Шум стоял превеликий. Пожалуй, никакие это не шутки, подумала Ольга, разглядывая их лица – ожесточенные, исказившиеся, упрямые. Все было ясно: вряд ли под тираном, которому желают скорой смерти, подразумевался какой-то далекий иноземный монарх вроде турецкого султана… Значит, все продолжается. Значит, следует ждать выполнения намеченного плана, о котором она уже немало знала. Мундиры сразу четырех гвардейских полков… ага, еще и лейб-гвардии уланского… Офицеров не так уж много, всего, если считать и штатских, наберется дюжины три человек, но это еще не значит, что столь малая кучка не может быть опасной…
Среди всеобщей воодушевленной ярости камергер Вязинский встал и, не оглядываясь, направился к дверям в соседнюю комнату. Никто его отсутствия и не заметил – один Биллевич проводил трезвым внимательным взглядом.
Ольга проворно переместилась правее и оказалась у окна в соседнюю комнату.
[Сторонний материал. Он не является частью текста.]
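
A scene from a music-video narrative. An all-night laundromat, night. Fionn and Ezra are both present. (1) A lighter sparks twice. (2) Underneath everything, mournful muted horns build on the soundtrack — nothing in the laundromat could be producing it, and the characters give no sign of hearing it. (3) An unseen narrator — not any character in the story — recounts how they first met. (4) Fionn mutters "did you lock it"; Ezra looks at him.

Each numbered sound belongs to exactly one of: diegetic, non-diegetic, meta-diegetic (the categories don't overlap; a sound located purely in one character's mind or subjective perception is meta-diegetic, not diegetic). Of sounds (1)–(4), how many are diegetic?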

Она была гораздо меньше и ничуть не напоминала пристанище пьяного разгула: там за столом сидели полковник Кестель и какой-то незнакомец в мундире конногвардейцев, с флигель-адъютантским аксельбантом. На столе не имелось ни единой бутылки, он вообще был пуст, если не считать каких-то бумаг, лица у обоих были серьезные, сосредоточенные.